The editorial “Ethanol credit kills jobs,” April 6, echoed tired and disproven claims by oil refiners dead set on holding back more affordable options at the pump.

The truth is that the Renewable Fuel Standard has been a boon to Ohio jobs, Ohio farmers, and Ohio motorists.

As part of their lobbying push, refiners like PBF Energy Toledo Refining Co. claim that the RFS imposes unfair costs, in the form of flexible, tradable credits, Renewable Identification Numbers, or RINs, used for compliance — at least among a dwindling number of refiners that decline to invest in biofuels and capture free credits.

But even other oil industry representatives have agreed with the Environmental Protection Agency that the price of credits is not absorbed by refiners. In effect, refiners publicly label credits as a cost, while privately collecting revenues on those same credits with the sale of outgoing products.

We’re grateful to Ohio leaders who have consistently seen through the smoke screen and supported the biofuel industry.

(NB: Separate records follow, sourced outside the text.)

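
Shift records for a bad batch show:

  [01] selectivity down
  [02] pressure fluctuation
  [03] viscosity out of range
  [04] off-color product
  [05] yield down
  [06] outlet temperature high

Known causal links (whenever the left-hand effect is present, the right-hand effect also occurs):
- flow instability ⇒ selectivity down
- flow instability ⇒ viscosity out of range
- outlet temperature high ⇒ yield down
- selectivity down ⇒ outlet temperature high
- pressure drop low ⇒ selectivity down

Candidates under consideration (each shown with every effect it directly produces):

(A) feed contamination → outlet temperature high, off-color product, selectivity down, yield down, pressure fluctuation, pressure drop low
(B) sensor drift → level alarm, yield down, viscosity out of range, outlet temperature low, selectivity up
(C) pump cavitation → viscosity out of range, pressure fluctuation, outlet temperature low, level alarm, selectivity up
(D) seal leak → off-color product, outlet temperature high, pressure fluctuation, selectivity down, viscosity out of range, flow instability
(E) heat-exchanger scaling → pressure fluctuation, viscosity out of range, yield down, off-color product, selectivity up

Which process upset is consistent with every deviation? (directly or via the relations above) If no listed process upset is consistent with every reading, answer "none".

For each candidate, compare predicted effects to what was observed:
(A) feed contamination — selectivity down match; pressure fluctuation match; viscosity out of range miss; off-color product match; yield down match; outlet temperature high match
(B) sensor drift — selectivity down miss; pressure fluctuation miss; viscosity out of range match; off-color product miss; yield down match; outlet temperature high miss
(C) pump cavitation — selectivity down miss; pressure fluctuation match; viscosity out of range match; off-color product miss; yield down miss; outlet temperature high miss
(D) seal leak — selectivity down match; pressure fluctuation match; viscosity out of range match; off-color product match; yield down match (through outlet temperature high → yield down); outlet temperature high match
(E) heat-exchanger scaling — fails on selectivity down, outlet temperature high (predicts selectivity up, not selectivity down)
Only (D) is consistent with every observation.

D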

That’s one reason, last summer, ethanol blends like E15 saved Ohio drivers an average of 21 cents per gallon, based on data from the Ohio Price Information Service and reviewed by ABF Economics.

It’s also why the biofuel sector supports thousands of Ohio jobs, especially in rural communities.

In a global market where Russia and OPEC continue to manipulate the cost of oil, policymakers should be looking to expand — not limit — access to American biofuels that can help keep fuel prices in check and ease supply constraints.

The op-ed “To the editor: Ethanol standard a boon to Ohio” first appeared in the Toledo Blade.